Trasferire la camera di microscopia ibidi sul palco del microscopio. Installare due canali di imaging utilizzando filtri di eccitazione ed emissione per EGFP e mCherry. Scegli un tempo di esposizione breve e un'intensità di illuminazione bassa per evitare lo sbiancamento fotografico.

Mantieni le impostazioni costanti per tutti gli esperimenti. Le impostazioni possono variare tra i giornalisti. Per ogni condizione, memorizza le coordinate di 10 diversi campi visivi contenenti da tre a quattro celle messe a fuoco in una lista di punti.

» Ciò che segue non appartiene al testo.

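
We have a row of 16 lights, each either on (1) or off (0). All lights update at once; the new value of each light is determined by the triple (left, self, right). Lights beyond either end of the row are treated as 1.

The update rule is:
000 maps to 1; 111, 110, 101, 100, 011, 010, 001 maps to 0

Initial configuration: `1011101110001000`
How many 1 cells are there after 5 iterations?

2

0000000000100010
0111111110001000
0000000000100010  (repeats iteration 1; period 2)
iteration 5: 0000000000100010
count of 1: 2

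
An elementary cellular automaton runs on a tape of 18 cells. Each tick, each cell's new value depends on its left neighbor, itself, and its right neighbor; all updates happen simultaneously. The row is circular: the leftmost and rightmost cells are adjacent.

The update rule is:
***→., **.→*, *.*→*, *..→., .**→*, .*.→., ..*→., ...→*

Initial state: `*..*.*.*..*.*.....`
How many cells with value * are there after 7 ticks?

tick 1: ....*.*....*..***.
tick 2: ***..*..**....*.*.
tick 3: *.*.....**.**..*.*
tick 4: **..***.*****...**
tick 5: .*..*.***...*.*.*.
tick 6: .....**.*.*..*.*..
tick 7: ****.***.*....*..*
count of *: 10

10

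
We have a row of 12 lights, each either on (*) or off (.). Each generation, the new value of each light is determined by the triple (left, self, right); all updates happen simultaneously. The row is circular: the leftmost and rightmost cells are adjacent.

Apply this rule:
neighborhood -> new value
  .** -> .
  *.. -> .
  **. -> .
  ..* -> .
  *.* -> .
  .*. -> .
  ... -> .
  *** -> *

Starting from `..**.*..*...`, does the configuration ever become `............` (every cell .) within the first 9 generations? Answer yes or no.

yes

............
all cells are . at generation 1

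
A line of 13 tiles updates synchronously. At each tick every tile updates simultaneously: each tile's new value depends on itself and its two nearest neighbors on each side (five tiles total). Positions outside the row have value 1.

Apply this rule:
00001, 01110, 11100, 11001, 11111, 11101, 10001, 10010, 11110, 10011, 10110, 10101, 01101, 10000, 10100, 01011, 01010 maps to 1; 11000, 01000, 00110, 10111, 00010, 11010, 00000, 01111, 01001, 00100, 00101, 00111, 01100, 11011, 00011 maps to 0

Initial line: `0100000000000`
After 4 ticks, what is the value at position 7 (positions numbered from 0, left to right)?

0101000000010
0111010001001
0011010100010
1101011101001
position 7 holds 1

1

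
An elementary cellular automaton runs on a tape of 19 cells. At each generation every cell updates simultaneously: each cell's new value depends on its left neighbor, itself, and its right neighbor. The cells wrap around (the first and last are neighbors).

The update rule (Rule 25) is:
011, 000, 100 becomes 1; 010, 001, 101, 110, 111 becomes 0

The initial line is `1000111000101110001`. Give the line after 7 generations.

generation 1: 0110100110001001101
generation 2: 0100010101100101000
generation 3: 0011000001010000111
generation 4: 1010111100001110100
generation 5: 0000100011101000010
generation 6: 1110011010000111001
generation 7: 0001010001110100101

0001010001110100101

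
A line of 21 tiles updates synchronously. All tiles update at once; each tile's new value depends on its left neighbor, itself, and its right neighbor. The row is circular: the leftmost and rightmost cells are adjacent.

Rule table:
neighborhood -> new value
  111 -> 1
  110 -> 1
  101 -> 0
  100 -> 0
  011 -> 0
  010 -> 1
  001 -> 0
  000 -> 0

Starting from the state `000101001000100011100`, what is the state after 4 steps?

000101001000100001100
000101001000100000100
000101001000100000100  (fixed point — unchanged through step 4)

000101001000100000100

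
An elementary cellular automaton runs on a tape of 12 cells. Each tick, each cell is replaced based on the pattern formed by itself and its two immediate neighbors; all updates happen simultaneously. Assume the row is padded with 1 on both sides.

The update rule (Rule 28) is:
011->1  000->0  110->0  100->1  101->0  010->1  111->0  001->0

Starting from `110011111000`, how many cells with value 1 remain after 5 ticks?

001010000100
101011000110
001010100100
101010110110
001010100100
count of 1: 4

4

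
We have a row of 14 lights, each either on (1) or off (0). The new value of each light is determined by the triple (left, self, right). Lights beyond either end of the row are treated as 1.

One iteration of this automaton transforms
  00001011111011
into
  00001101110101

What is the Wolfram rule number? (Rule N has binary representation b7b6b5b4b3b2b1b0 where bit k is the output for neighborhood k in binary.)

164

position 7: 111 → 1  (bit 7 = 1)
position 10: 110 → 0  (bit 6 = 0)
position 5: 101 → 1  (bit 5 = 1)
position 0: 100 → 0  (bit 4 = 0)
position 6: 011 → 0  (bit 3 = 0)
position 4: 010 → 1  (bit 2 = 1)
position 3: 001 → 0  (bit 1 = 0)
position 1: 000 → 0  (bit 0 = 0)
bits b7..b0 = 10100100 = 164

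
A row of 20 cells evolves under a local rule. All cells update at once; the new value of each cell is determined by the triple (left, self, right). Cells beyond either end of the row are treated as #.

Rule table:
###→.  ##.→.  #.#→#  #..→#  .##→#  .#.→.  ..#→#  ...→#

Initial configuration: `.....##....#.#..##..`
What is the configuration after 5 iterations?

########.###.##.###.

######.####.#.###.##
......##...#.##..##.
#######.###.##.###.#
.......##..##.##..##
########.###.##.###.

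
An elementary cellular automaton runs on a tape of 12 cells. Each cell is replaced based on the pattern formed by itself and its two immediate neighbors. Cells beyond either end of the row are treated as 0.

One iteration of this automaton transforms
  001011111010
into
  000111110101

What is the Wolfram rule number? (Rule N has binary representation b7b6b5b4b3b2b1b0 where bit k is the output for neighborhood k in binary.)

position 5: 111 → 1  (bit 7 = 1)
position 8: 110 → 0  (bit 6 = 0)
position 3: 101 → 1  (bit 5 = 1)
position 11: 100 → 1  (bit 4 = 1)
position 4: 011 → 1  (bit 3 = 1)
position 2: 010 → 0  (bit 2 = 0)
position 1: 001 → 0  (bit 1 = 0)
position 0: 000 → 0  (bit 0 = 0)
bits b7..b0 = 10111000 = 184

184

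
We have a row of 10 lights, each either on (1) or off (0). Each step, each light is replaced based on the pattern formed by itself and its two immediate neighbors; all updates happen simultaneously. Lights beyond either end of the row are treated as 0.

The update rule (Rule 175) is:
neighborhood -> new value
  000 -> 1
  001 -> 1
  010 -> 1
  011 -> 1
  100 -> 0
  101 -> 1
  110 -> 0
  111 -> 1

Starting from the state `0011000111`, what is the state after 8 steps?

step 1: 1110011110
step 2: 1100111100
step 3: 1001111001
step 4: 1011110011
step 5: 1111100110
step 6: 1111001100
step 7: 1110011001
step 8: 1100110011

1100110011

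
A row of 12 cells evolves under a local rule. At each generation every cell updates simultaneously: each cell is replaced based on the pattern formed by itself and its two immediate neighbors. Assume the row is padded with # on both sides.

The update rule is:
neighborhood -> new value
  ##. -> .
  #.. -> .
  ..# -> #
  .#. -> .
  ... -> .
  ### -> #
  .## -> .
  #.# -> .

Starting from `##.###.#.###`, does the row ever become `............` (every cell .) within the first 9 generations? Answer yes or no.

generation 1: #...#.....##
generation 2: ...#.....#.#
generation 3: ..#.....#...
generation 4: .#.....#...#
generation 5: ......#...#.
generation 6: .....#...#..
generation 7: ....#...#..#
generation 8: ...#...#..#.
generation 9: ..#...#..#..
generation 9 is ..#...#..#.., still not uniform .

no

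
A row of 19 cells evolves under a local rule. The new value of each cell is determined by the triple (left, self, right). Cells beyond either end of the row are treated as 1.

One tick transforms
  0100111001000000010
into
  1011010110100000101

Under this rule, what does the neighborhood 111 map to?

1

At position 5 the neighborhood is 111; the next row has 1 there.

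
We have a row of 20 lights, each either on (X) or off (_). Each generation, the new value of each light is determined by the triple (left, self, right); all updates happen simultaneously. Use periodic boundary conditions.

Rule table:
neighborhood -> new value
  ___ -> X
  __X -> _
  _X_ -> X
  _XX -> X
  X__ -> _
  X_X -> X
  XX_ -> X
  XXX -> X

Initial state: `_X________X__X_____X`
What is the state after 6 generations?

XX_XXXXXX_X__X_XXX_X
XXXXXXXXXXX__XXXXXXX
XXXXXXXXXXX__XXXXXXX  (fixed point — unchanged through generation 6)

XXXXXXXXXXX__XXXXXXX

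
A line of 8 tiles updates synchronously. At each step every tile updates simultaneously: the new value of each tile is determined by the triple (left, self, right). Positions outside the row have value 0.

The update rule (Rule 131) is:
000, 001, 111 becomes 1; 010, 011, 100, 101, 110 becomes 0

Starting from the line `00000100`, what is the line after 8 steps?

step 1: 11111001
step 2: 01110010
step 3: 10100100
step 4: 00001001
step 5: 11110010
step 6: 01100100
step 7: 10001001
step 8: 00110010

00110010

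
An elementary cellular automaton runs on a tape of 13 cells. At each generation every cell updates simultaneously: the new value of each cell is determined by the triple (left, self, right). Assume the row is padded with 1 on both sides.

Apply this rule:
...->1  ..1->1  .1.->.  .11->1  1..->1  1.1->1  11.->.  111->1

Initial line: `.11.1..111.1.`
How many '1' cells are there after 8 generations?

11.1.1111.1.1
1.1.1111.1.11
.1.1111.1.111
1.1111.1.1111
.1111.1.11111
1111.1.111111
111.1.1111111
11.1.11111111
count of 1: 11

11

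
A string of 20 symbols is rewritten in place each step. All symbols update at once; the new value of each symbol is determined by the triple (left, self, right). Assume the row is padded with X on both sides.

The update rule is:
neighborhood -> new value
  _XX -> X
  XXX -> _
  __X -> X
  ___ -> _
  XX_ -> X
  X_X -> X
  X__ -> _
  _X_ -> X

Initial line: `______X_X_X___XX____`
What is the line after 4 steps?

_____XXXXXX__XXX___X
____XX____X_XX_X__XX
___XXX___XXXXXXX_XX_
__XX_X__XX_____XXXXX

__XX_X__XX_____XXXXX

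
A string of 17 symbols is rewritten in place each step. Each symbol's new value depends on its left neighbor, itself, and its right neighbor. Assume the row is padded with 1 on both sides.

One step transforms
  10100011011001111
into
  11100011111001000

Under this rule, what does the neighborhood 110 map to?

At position 0 the neighborhood is 110; the next row has 1 there.

1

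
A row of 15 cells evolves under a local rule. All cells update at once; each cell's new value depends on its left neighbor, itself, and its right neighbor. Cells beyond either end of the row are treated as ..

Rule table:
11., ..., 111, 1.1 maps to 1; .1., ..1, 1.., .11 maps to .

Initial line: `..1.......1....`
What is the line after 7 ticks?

1...11111...111
..1..1111.1..11
1.....1111....1
..111..111.11..
1..11...111.1.1
....1.1..111.1.
111..1....111..

111..1....111..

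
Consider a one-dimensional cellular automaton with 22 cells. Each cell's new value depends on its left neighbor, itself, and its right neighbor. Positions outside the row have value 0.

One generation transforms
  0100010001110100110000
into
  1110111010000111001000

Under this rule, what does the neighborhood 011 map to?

At position 9 the neighborhood is 011; the next row has 0 there.

0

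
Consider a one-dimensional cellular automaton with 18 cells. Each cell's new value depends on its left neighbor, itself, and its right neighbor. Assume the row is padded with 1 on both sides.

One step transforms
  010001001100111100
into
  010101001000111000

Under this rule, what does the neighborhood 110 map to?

0

At position 9 the neighborhood is 110; the next row has 0 there.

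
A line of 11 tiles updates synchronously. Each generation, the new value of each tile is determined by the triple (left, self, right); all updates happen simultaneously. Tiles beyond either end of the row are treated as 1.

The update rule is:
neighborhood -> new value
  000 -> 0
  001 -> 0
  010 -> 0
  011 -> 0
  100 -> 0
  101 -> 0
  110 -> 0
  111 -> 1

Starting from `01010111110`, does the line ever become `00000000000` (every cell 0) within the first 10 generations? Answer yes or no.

yes

00000011100
00000001000
00000000000
all cells are 0 at generation 3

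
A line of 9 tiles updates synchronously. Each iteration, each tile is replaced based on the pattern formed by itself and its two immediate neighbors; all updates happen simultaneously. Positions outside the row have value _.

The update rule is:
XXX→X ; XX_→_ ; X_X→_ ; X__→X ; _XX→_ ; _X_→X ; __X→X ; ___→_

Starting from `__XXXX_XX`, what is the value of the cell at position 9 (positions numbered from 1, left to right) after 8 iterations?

_

_X_XX____
XX___X___
__X_XXX__
_XX__X_X_
X__XXX_XX
XXX_X____
_X__XX___
XXXX__X__
position 9 holds _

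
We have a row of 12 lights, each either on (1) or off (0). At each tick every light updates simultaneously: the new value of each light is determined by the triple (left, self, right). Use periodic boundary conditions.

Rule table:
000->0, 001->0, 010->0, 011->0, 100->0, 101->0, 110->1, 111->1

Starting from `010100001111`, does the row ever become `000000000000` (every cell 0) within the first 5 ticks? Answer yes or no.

tick 1: 000000000111
tick 2: 000000000011
tick 3: 000000000001
tick 4: 000000000000
all cells are 0 at tick 4

yes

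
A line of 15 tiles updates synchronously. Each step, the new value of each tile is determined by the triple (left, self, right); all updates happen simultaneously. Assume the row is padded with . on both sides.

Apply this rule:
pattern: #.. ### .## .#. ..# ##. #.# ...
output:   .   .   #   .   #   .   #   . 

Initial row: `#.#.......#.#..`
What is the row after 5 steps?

.....#.#.......

.#.......#.#...
#.......#.#....
.......#.#.....
......#.#......
.....#.#.......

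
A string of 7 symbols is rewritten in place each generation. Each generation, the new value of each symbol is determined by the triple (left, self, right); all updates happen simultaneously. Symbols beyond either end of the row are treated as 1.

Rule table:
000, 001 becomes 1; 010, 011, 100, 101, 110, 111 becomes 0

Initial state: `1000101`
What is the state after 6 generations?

0011000
0100011
0001100
0110001
0000110
0111000

0111000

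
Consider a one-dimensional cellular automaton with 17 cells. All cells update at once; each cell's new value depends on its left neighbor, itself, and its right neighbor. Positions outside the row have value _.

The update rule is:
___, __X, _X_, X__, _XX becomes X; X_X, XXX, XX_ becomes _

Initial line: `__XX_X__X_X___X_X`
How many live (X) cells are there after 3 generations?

XXX__XXXX_XXXXX_X
X__XXX____X_____X
XXXX__XXXXXXXXXXX
count of X: 15

15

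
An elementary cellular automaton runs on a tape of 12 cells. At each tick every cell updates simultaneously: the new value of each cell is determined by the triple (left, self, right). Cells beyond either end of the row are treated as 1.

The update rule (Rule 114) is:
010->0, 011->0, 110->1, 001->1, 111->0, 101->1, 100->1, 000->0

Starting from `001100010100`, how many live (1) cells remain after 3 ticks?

110110101011
011011010100
101101101011
count of 1: 8

8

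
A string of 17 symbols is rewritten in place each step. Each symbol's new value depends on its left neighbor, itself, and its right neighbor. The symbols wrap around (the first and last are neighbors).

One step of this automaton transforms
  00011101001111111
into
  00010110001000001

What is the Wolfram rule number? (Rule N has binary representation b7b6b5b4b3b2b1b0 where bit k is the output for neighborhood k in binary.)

position 4: 111 → 0  (bit 7 = 0)
position 5: 110 → 1  (bit 6 = 1)
position 6: 101 → 1  (bit 5 = 1)
position 0: 100 → 0  (bit 4 = 0)
position 3: 011 → 1  (bit 3 = 1)
position 7: 010 → 0  (bit 2 = 0)
position 2: 001 → 0  (bit 1 = 0)
position 1: 000 → 0  (bit 0 = 0)
bits b7..b0 = 01101000 = 104

104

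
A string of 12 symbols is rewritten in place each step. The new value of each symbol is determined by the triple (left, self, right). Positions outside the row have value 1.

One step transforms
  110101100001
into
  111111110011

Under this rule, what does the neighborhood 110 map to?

1

At position 1 the neighborhood is 110; the next row has 1 there.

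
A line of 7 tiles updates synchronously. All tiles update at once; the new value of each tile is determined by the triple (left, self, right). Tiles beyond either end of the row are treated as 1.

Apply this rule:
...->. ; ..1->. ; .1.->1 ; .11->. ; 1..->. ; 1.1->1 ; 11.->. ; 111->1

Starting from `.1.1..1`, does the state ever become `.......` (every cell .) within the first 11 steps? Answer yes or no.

1111...
111....
11.....
1......
.......
all cells are . at step 5

yes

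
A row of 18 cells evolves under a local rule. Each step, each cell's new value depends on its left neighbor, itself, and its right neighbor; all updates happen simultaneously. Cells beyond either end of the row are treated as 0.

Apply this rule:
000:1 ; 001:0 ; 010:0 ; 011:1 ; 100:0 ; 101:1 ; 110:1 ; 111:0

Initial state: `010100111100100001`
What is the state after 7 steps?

001111000001101111

step 1: 001000100100001100
step 2: 100010000001101101
step 3: 001000111101111110
step 4: 100010100111000010
step 5: 001001000101011000
step 6: 100000010010111011
step 7: 001111000001101111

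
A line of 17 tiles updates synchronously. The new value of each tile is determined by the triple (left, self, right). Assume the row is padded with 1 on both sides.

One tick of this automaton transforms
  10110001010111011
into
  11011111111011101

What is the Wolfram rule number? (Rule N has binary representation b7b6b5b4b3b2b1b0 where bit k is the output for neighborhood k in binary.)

247

position 12: 111 → 1  (bit 7 = 1)
position 0: 110 → 1  (bit 6 = 1)
position 1: 101 → 1  (bit 5 = 1)
position 4: 100 → 1  (bit 4 = 1)
position 2: 011 → 0  (bit 3 = 0)
position 7: 010 → 1  (bit 2 = 1)
position 6: 001 → 1  (bit 1 = 1)
position 5: 000 → 1  (bit 0 = 1)
bits b7..b0 = 11110111 = 247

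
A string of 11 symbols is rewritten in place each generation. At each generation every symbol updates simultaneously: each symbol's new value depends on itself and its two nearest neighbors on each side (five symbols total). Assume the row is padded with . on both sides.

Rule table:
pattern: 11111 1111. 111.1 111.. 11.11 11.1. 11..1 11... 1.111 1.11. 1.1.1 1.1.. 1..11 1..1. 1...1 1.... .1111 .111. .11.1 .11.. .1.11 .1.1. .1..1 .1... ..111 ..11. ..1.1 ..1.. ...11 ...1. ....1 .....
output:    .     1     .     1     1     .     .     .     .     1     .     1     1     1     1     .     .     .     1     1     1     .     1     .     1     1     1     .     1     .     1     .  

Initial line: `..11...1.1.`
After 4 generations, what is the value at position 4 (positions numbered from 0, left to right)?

.

generation 1: 1111.1.1.1.
generation 2: 1.1......1.
generation 3: 1.1....1...
generation 4: 1.1..1.....
position 4 holds .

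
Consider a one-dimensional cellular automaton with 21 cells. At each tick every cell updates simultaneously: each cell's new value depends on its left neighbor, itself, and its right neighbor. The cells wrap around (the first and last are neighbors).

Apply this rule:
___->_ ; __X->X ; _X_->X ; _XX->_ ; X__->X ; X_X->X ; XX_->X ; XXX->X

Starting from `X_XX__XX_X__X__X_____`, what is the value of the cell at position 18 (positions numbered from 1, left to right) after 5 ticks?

XX_XXX_XXXXXXXXXX___X
XXX_XXX_XXXXXXXXXX_X_
_XXX_XXX_XXXXXXXXXXXX
X_XXX_XXX_XXXXXXXXXXX
XX_XXX_XXX_XXXXXXXXXX
position 18 holds X

X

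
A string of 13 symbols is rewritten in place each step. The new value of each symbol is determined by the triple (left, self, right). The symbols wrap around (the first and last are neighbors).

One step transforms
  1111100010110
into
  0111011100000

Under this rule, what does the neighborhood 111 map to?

At position 1 the neighborhood is 111; the next row has 1 there.

1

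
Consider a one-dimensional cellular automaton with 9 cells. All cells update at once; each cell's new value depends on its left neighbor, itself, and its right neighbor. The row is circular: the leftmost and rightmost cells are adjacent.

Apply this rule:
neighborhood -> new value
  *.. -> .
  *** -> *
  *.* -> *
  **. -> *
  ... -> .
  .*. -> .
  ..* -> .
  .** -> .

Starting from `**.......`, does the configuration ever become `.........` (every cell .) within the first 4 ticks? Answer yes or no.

yes

.*.......
.........
all cells are . at tick 2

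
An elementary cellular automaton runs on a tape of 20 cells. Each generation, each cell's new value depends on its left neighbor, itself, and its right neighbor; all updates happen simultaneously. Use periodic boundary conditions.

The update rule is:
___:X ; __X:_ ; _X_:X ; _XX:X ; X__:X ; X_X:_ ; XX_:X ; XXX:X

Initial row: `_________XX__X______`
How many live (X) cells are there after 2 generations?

XXXXXXXX_XXX_XXXXXXX
XXXXXXXX_XXX_XXXXXXX
count of X: 18

18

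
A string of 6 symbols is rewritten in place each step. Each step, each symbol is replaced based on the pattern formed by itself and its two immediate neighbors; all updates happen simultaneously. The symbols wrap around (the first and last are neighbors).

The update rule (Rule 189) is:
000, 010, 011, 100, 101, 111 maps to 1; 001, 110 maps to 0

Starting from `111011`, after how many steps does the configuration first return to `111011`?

6

110111
101111
011111
111110
111101
111011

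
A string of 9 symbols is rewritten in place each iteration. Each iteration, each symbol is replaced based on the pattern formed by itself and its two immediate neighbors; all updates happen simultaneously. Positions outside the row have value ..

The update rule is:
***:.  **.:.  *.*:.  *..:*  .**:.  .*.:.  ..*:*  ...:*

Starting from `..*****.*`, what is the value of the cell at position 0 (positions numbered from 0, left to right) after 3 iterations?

*

**.......
..*******
**.......
position 0 holds *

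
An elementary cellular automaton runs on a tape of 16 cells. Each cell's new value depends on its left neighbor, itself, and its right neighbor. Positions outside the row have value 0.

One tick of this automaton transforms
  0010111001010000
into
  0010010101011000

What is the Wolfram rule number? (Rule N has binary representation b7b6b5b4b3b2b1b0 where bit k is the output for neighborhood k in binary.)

148

position 5: 111 → 1  (bit 7 = 1)
position 6: 110 → 0  (bit 6 = 0)
position 3: 101 → 0  (bit 5 = 0)
position 7: 100 → 1  (bit 4 = 1)
position 4: 011 → 0  (bit 3 = 0)
position 2: 010 → 1  (bit 2 = 1)
position 1: 001 → 0  (bit 1 = 0)
position 0: 000 → 0  (bit 0 = 0)
bits b7..b0 = 10010100 = 148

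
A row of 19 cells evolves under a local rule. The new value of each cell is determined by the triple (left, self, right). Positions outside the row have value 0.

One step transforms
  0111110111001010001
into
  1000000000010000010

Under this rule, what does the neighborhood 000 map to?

0

At position 16 the neighborhood is 000; the next row has 0 there.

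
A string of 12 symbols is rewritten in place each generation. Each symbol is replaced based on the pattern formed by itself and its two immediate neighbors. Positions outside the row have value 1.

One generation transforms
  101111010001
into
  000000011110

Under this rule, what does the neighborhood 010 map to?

1

At position 7 the neighborhood is 010; the next row has 1 there.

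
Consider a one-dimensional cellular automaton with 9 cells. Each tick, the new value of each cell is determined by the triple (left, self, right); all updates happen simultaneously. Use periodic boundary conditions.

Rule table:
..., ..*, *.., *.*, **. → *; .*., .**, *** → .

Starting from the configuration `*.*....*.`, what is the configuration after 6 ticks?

tick 1: .*.****.*
tick 2: *.*...**.
tick 3: .*.***.**
tick 4: *.*..**.*
tick 5: **.**.**.
tick 6: .**.**.**

.**.**.**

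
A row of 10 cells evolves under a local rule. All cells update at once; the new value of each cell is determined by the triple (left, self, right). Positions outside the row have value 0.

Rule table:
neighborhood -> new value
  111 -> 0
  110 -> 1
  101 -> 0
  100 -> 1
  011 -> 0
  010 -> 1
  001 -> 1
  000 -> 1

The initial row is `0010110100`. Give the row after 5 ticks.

1110010111
0011110001
1100011111
0111100001
1000111111

1000111111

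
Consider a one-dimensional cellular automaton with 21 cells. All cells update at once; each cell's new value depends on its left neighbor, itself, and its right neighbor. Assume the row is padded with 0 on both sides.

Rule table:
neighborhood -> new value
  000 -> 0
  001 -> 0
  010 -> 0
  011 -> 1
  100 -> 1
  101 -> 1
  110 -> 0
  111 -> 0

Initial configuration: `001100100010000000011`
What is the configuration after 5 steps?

step 1: 001010010001000000010
step 2: 000101001000100000001
step 3: 000010100100010000000
step 4: 000001010010001000000
step 5: 000000101001000100000

000000101001000100000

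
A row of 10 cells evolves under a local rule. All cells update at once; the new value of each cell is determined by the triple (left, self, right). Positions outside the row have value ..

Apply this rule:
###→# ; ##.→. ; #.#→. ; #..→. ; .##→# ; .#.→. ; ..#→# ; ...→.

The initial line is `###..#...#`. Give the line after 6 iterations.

iteration 1: ##..#...#.
iteration 2: #..#...#..
iteration 3: ..#...#...
iteration 4: .#...#....
iteration 5: #...#.....
iteration 6: ...#......

...#......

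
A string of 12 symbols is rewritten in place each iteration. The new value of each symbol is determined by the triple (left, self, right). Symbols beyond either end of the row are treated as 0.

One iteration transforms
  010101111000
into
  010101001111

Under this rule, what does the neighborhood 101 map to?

At position 2 the neighborhood is 101; the next row has 0 there.

0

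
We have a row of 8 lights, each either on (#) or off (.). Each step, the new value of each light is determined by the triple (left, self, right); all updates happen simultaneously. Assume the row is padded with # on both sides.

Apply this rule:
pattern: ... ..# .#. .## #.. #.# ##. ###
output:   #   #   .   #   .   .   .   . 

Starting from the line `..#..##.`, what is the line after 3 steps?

.#..##..
...##..#
.###..##

.###..##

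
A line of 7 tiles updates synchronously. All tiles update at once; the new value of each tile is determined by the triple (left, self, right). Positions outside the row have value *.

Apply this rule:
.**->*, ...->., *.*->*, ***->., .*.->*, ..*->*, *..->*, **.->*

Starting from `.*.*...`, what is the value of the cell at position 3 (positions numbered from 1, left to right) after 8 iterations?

*

*****.*
....***
*..**..
*******
.......
*.....*
**...**
.**.**.
position 3 holds *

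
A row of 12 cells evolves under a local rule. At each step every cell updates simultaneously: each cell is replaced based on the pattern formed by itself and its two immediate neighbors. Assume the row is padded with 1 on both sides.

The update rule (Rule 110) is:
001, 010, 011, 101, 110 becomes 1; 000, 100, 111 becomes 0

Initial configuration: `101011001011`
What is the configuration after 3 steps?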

Poi cattura una singola istantanea di ogni posizione nella lista dei punti da utilizzare come immagine di riferimento prima di aggiungere VHH-mCherry. Per avviare l'endocitosi, aggiungere delicatamente 350 microlitri di soluzione VHH-mCherry preriscaldata in ciascun pozzo minimizzando il disturbo al monostrato. Poi procedi con l'acquisizione dell'immagine.

Eseguire un'acquisizione in time-lapse per 100 fotogrammi a intervalli di 32 mantenendo 37 gradi Celsius e 5% di anidride carbonica. Per analizzare l'assorbimento endocitotico di VHH-mCherry, carichi i set di immagini time-lapse nel software di analisi delle immagini. Applica strumenti di segmentazione e tracciamento per quantificare la fluorescenza interiorizzata nel tempo tra diverse regioni di interesse.

Tutte le varianti dei nanocorpi funzionalizzati sono state purificate ad alta resa e purezza, con solo il VHH-mCherry che ha mostrato una lieve degradazione proteolitica. I prodotti di degradazione di VHH-mCherry sono stati confermati come singoli domini VHH-mCherry utilizzando la rilevazione di immunoblot specifica per epitopi. In assenza di BirA, il VHH-mCherry è stato recuperato a circa 20 milligrammi per preparazione.

E la biotinilazione è stata confermata da pulldown di straptavidina agarosio di miscele di nanocorpi BSA. Le proteine di fusione contrassegnate con EGFP espresse nelle cellule HeLa hanno mostrato schemi di localizzazione subcellulari coerenti con i loro corrispettivi endogeni, inclusa la localizzazione perinucleare di EGFP-CDMPR ed EGFP-CIMPR. Localizzazione perinucleare esclusiva di EGFP-TGN46 e localizzazione periferica di TfR-EGFP.

VHH-mCherry ha permesso la visualizzazione delle cellule vive del trasporto endocitotico di EGFP-CDMPR, mostrando un aumento della colocalizzazione in 60 minuti. L'assorbimento di VHH-mCherry nelle cellule che esprimono EGFP-CDMPR ha raggiunto un plateau dopo circa 43 minuti, con un'emivita di nove minuti. Nelle cellule che esprimono TfR-EGFP, VHH-mCherry si è accumulata rapidamente intercellularmente con un tempo di dimezza di quattro minuti e una saturazione dopo 20 minuti.

Abbiamo sviluppato un versatile toolkit basato su nanocorpi per analizzare il trasporto di qualsiasi proteina transmembrana dalla superficie cellulare. Utilizziamo nanocorpi fluorescenti per marchiare le proteine di carico superficiali e poi ne studiamo il traffico endocitotico tramite microscopia a cellule vive. Con il nostro approccio di imaging di cellule vive basato su nanocorpi, vogliamo scoprire percorsi che guidano il trasporto merci dalla rete dalla superficie verso la rete trans-Golgi.